Al menos trece personas han muerto y alrededor de una veintena han resultado heridas tras derrumbarse este lunes por la mañana un hotel de dos plantas en una ciudad del Estado de Andhra Pradesh, en el sur de India, según ha informado el diario 'Times of India'.

Las autoridades han informado de que al menos 50 personas estaban en la planta baja del hotel en Secunderabad, donde se encontraba el restaurante, cuando el edificio comenzó a derrumbarse a las 6,30 de la mañana (hora local, tres de la mañana en España). El City Light Hotel, uno de los hoteles más antiguos de la ciudad y con una ubicación destacada en la ciudad, es famoso por su café iraní, por lo que era habitual que su restaurante estuviera lleno por las mañanas.

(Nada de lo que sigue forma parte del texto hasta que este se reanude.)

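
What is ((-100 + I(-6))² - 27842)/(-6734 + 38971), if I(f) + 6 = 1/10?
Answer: -1662719/3223700 ≈ -0.51578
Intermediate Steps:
I(f) = -59/10 (I(f) = -6 + 1/10 = -6 + ⅒ = -59/10)
((-100 + I(-6))² - 27842)/(-6734 + 38971) = ((-100 - 59/10)² - 27842)/(-6734 + 38971) = ((-1059/10)² - 27842)/32237 = (1121481/100 - 27842)*(1/32237) = -1662719/100*1/32237 = -1662719/3223700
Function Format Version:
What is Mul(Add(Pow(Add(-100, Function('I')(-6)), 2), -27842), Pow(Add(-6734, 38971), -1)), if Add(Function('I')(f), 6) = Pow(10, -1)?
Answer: Rational(-1662719, 3223700) ≈ -0.51578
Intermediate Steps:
Function('I')(f) = Rational(-59, 10) (Function('I')(f) = Add(-6, Pow(10, -1)) = Add(-6, Rational(1, 10)) = Rational(-59, 10))
Mul(Add(Pow(Add(-100, Function('I')(-6)), 2), -27842), Pow(Add(-6734, 38971), -1)) = Mul(Add(Pow(Add(-100, Rational(-59, 10)), 2), -27842), Pow(Add(-6734, 38971), -1)) = Mul(Add(Pow(Rational(-1059, 10), 2), -27842), Pow(32237, -1)) = Mul(Add(Rational(1121481, 100), -27842), Rational(1, 32237)) = Mul(Rational(-1662719, 100), Rational(1, 32237)) = Rational(-1662719, 3223700)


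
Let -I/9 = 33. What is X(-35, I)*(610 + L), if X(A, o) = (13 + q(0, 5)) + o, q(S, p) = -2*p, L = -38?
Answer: -168168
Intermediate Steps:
I = -297 (I = -9*33 = -297)
X(A, o) = 3 + o (X(A, o) = (13 - 2*5) + o = (13 - 10) + o = 3 + o)
X(-35, I)*(610 + L) = (3 - 297)*(610 - 38) = -294*572 = -168168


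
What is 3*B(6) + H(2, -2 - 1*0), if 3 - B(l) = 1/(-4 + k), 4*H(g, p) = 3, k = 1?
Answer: 43/4 ≈ 10.750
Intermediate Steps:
H(g, p) = ¾ (H(g, p) = (¼)*3 = ¾)
B(l) = 10/3 (B(l) = 3 - 1/(-4 + 1) = 3 - 1/(-3) = 3 - 1*(-⅓) = 3 + ⅓ = 10/3)
3*B(6) + H(2, -2 - 1*0) = 3*(10/3) + ¾ = 10 + ¾ = 43/4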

Algunos de los que han logrado escapar han informado a los equipos de rescate que muchos trabajadores del hotel estaban en la segunda planta del hotel. Las autoridades han informado que la posible causa del derrumbe ha sido el peso del material que estaba siendo transportado a esa planta, donde los trabajadores del hotel estaban instalando una serie de grandes hornos para cocinar el 'haleem', un plato típico de la zona, según ha informado la cadena de televisión india NDTV.

El camión que había descargado el material, aparcado en los alrededores del hotel, quedó completamente aplastado, aunque su conductor consiguió escapar.

El presidente de la agencia de planificación urbana de Hyderabad (GHMC), Krishna Babu, ha acudido al hotel, donde comunicó que se encontraban al menos 20 trabajadores de la agencia. Diez de ellos fueron rescatados, los demás todavía no han sido encontrados, ha informado. El hotel ya había recibido un aviso por parte de la agencia de urbanismo hacía tres meses, pero su propietario, Syed Ahmed, ignoró la advertencia.

Los trece fallecidos son en su mayor parte trabajadores municipales, conductores de 'rickshaw' --carricoches de tres ruedas similares a las bicitaxis, habituales de zonas de India, China y Japón-- y clientes del restaurante.

Los equipos de rescate han tenido que trabajar con cuidado ya que entre los escombros han encontrado más de una decena de cilindros de gas licuado de petróleo (GLP).